With head colds, allergies, sinus issues, and other congestion causing illness that affect so many this time of year, along comes everyone’s favorite remedies. I had a short list of vitamins and supplements to talk about in this post, but once I started reading the research on vitamin C, I decided to make this post a 2 part blog post. This one will be only on vitamin C. Zinc, echinacea, garlic, quercetin, and elderberry will be covered in my next post.
Vitamin C
I will be honest, the research on vitamin C as a treatment for the common cold surprised me. I have done a lot of research on vitamins and supplements, but this may have been the first time I looked up vitamin C specifically for colds. I guess I always took it at face value that vitamin C is the best thing for a cold, because that is what has said since the 1970’s.
What surprised me is the research did not support vitamin C as a treatment for colds and the research was mixed on the effect with duration and severity of colds.
Vitamin C is known as an effective antioxidant- it protects neutrophils from oxidative stress during an immune response, plays a role in regulating inflammatory response, and protects from oxidative damage to lymphocytes. (1) With all vitamin C does for the immune system, a meta-analysis of 45 studies indicated vitamin C does not prevent the incidence of the common cold. (2). Another paper stated that with a viral infection, vitamin C may be beneficial, but the evidence to support that claim is limited. (3)
Several other meta-analyses showed results of a decrease in the duration and severity of a cold (4,5,6). One study (6) differentiated between severe and mild symptoms, and found that Vitamin C had a positive impact on duration with severe symptoms, but not with mild symptoms.
Considerations for Vitamin C
If vitamin C does not prevent a cold, but could shorten the time being sick and/or decrease the severity of the illness, is vitamin C supplementation warranted during a cold? Possibly.
Why possibly? There are many factors I consider here:
– does the diet already provide adequate amounts of vitamin C to support nutritional needs?
– is malnourishment a consideration?
– are the symptoms mild or severe?
– is a multivitamin containing vitamin C already taken?
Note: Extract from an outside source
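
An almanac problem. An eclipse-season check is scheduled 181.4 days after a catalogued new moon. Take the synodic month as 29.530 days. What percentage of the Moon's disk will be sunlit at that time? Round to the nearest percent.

19%

181.4/29.530 = 6.143 lunations, so 6 complete cycles and 4.22 d into the next.
The Moon has covered 4.22/29.530 of its cycle, so θ ≈ 360° × 4.22/29.530 = 51.4°.
cos 51.4° = 0.623, so f = (1 − 0.623)/2 = 0.188, so 19%.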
The research varies on how much vitamin C should be supplemented to shorten the duration and severity of a cold. The RDA for vitamin C for 19 and older is 90 mg for men, 75 mg for women. Pregnant or lactating women and smokers require more vitamin C. Tolerable upper intake levels of Vitamin C for 19 and older is 2,000 mg a day. Megadoses should be avoided (unless under the care of a physician) to prevent vitamin C acting as a pro-oxidant, gastrointestinal issues such as diarrhea and nausea, or possible formation of kidney stones in those with hyperoxaluria.